An explosive investigation by the Sydney Morning Herald and the ABC on Monday claimed that an estimated $8 billion a year is siphoned off Medicare by doctors charging for services they failed to provide or overburdening patients.
Extreme cases have involved a primary care physician who billed dead people in a retirement home, a dentist who exposed children to radiation for unnecessary procedures, and doctors who misdiagnosed conditions such as diabetes to claim a higher Medicare discount.
dr. Nick Coatsworth has responded to claims of mass looting of Medicare by saying it’s a simple matter for doctors to cheat the system
dr. However, Coatsworth said fraud would occur every time a doctor bills taxpayers for a complicated consultation, when it is actually a simple consultation.
“Very interesting reactions to the misuse of the Medicare fund article today, especially strong reactions to the use of the word ‘fraud,'” tweeted Dr. Coatsworth.
In a series of tweets, Dr. Coatsworth that while there were many hardworking and honest doctors, that didn’t mean the problem didn’t exist
‘Unfortunately, it’s that simple. If we bill a complex consultation when it was a simple consultation [one]it’s fraud.’
Top doctors, the Australian Medical Association (AMA), on Monday reacted furiously to claims of widespread Medicare rotting, which they called “an unwarranted blot on the medical profession.”
“The AMA is working closely with the Department of Health on compliance and we’ve never seen any concerns or numbers that would support the numbers reported today,” said AMA President Professor Steve Robson.
“Doctors will be sickened by today’s coverage, which is an unjustified attack on the entire profession, based heavily on anecdotes and individual cases.”
dr. Coatsworth, who is a former deputy medical director, agreed that “there will be hard-working clinicians who will find the article offensive,” but that did not negate the allegations.
Medicare loses $8 billion a year to fraud and misdiagnosis, according to a new report
“However, we have to admit that it is very likely that there is overservice, excessive billing and that policing is only getting the tip of the iceberg,” he said.
“Obviously, only a small minority of doctors would bill deceased patients. However, I’d like us to address the problem rather than act as if it doesn’t exist.’
On the 7:30 p.m. ABC current affairs program, Dr. Austin Sterne, one of the founders of the Southeast Queensland ‘Superclinic’ Tweed for Health, detailed shocking allegations of alleged medical malpractice at his former workplace.
Dr Austin Sterne, co-founder of a so-called super clinic in southeastern Queensland, claimed that fraud was rife in his former workplace, claiming that a practitioner had even misdiagnosed people with diabetes in order to claim more Medicare money
“There was falsification of patient records,” he said.
“Medicare was billed for services that were not delivered and there was also overservice.”
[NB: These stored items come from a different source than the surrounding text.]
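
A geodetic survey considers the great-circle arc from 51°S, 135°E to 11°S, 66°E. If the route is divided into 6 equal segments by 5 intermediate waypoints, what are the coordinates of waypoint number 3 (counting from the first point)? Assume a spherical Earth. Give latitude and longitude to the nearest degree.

From cos δ = sin φ₁ sin φ₂ + cos φ₁ cos φ₂ cos Δλ, the central angle is δ ≈ 1.192 rad (68.3°).
Interpolate at f = 3/6 with slerp weights a = sin((1−f)δ)/sin δ ≈ 0.604, b = sin(fδ)/sin δ ≈ 0.604.
p = a·p₁ + b·p₂ ≈ (-0.028, 0.811, -0.585); φ = arcsin(p_z) ≈ -35.79°, λ = atan2(p_y, p_x) ≈ 91.95°.

≈ 36°S, 92°E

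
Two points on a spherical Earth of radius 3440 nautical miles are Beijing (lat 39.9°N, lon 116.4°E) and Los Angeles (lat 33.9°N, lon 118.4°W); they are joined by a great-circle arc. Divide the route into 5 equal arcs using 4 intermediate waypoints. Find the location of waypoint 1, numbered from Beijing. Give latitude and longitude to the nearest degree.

≈ lat 52°N, lon 136°E

Write both endpoints as unit vectors p₁, p₂ with components (cos φ cos λ, cos φ sin λ, sin φ).
The central angle between the endpoints is δ = arccos(p₁·p₂) ≈ 1.580 rad (90.5°).
Interpolate at f = 1/5 with slerp weights a = sin((1−f)δ)/sin δ ≈ 0.953, b = sin(fδ)/sin δ ≈ 0.311.
p = a·p₁ + b·p₂ ≈ (-0.448, 0.428, 0.785); φ = arcsin(p_z) ≈ 51.71°, λ = atan2(p_y, p_x) ≈ 136.29°.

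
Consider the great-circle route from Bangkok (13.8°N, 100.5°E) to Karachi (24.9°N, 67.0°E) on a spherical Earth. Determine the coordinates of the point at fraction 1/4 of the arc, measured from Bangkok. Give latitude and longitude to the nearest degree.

≈ 17°N, 93°E

The haversine formula gives a central angle δ ≈ 0.583 rad (33.4°) between the endpoints.
Interpolate at f = 1/4 with slerp weights a = sin((1−f)δ)/sin δ ≈ 0.769, b = sin(fδ)/sin δ ≈ 0.264.
p = a·p₁ + b·p₂ ≈ (-0.043, 0.955, 0.295); φ = arcsin(p_z) ≈ 17.13°, λ = atan2(p_y, p_x) ≈ 92.56°.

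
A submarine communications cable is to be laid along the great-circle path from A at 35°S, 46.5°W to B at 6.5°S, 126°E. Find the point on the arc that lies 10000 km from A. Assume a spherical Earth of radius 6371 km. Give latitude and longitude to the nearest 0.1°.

≈ 53.5°S, 114.5°E

Write both endpoints as unit vectors p₁, p₂ with components (cos φ cos λ, cos φ sin λ, sin φ).
The central angle between the endpoints is δ = arccos(p₁·p₂) ≈ 2.407 rad (137.9°). The total great-circle distance is δ·R ≈ 2.407 × 6371 ≈ 15334 km, so the target fraction is f = 10000/15334 ≈ 0.652.
Interpolate at f ≈ 0.652 with slerp weights a = sin((1−f)δ)/sin δ ≈ 1.108, b = sin(fδ)/sin δ ≈ 1.492.
p = a·p₁ + b·p₂ ≈ (-0.246, 0.541, -0.804); φ = arcsin(p_z) ≈ -53.55°, λ = atan2(p_y, p_x) ≈ 114.50°.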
‘A specific practitioner in the clinic was diagnosing patients with diabetes when they did not have diabetes.
“They may have had pre-diabetes, but that’s not diabetes because if a patient is diagnosed with diabetes, there’s an additional Medicare part number and a reimbursement that has to be paid for every patient you have with type 2 diabetes.”
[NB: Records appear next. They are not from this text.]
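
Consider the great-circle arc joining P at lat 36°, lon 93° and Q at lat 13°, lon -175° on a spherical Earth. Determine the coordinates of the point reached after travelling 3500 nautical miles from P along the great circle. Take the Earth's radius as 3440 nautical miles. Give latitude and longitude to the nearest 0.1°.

≈ lat 26.7°, lon 161.8°

Write both endpoints as unit vectors p₁, p₂ with components (cos φ cos λ, cos φ sin λ, sin φ).
The central angle between the endpoints is δ = arccos(p₁·p₂) ≈ 1.466 rad (84.0°). The total great-circle distance is δ·R ≈ 1.466 × 3440 ≈ 5043 nmi, so the target fraction is f = 3500/5043 ≈ 0.694.
Interpolate at f ≈ 0.694 with slerp weights a = sin((1−f)δ)/sin δ ≈ 0.436, b = sin(fδ)/sin δ ≈ 0.855.
p = a·p₁ + b·p₂ ≈ (-0.849, 0.280, 0.449); φ = arcsin(p_z) ≈ 26.66°, λ = atan2(p_y, p_x) ≈ 161.77°.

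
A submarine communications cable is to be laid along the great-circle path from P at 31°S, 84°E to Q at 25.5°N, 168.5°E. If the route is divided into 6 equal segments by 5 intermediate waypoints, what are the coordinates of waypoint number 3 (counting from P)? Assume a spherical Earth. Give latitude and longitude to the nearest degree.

Convert each endpoint to a unit vector on the sphere (x = cos φ cos λ, y = cos φ sin λ, z = sin φ).
The central angle between the endpoints is δ = arccos(p₁·p₂) ≈ 1.719 rad (98.5°).
Interpolate at f = 3/6 with slerp weights a = sin((1−f)δ)/sin δ ≈ 0.766, b = sin(fδ)/sin δ ≈ 0.766.
p = a·p₁ + b·p₂ ≈ (-0.609, 0.791, -0.065); φ = arcsin(p_z) ≈ -3.71°, λ = atan2(p_y, p_x) ≈ 127.59°.

≈ 4°S, 128°E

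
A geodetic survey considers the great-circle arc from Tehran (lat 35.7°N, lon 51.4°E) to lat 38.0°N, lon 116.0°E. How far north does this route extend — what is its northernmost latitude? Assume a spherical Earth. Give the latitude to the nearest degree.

≈ 42°N

The great circle lies in the plane with unit normal n̂ = (p₁ × p₂)/|p₁ × p₂|.
Here n̂_z ≈ +0.747; the vertex latitude is φ_max = arccos|n̂_z| ≈ 41.6°.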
AMA President Professor Steve Robson has called the Medicare report rorting an “undeserved attack on the entire profession, based heavily on anecdotes and individual cases”
He also said patients were billed to Medicare for being seen twice in the same day “once in the morning, once in the afternoon” and sometimes billed if no patients were seen at all.
dr. Sterne said he was forced to resign from the clinic because he was trying to stop the alleged fraudulent practices.
The ABC noted that the clinic is now under new management.
Medicare compliance expert and auditor Margaret Faux said the incentives were there to cheat the system.
It is estimated that nearly a third of Medicare’s budget is being swallowed up by doctors doing the wrong things
“I think most Australians believe that doctors are honest people,” Faux said.
“But the reality is wherever you have a huge pot of money that is super easy to access, you get bad actors building business models and taking the money illegally.”
dr. Faux estimates that $8 billion a year is lost to physicians over-demanding, which is nearly a third of the program’s total budget.
That figure was supported by Dr. Tony Webber, who led the Medicare regulator’s Professional Services Review.
He said that when doctors were caught straining, they sometimes offered the excuse, “Well, everyone does it, why shouldn’t I?”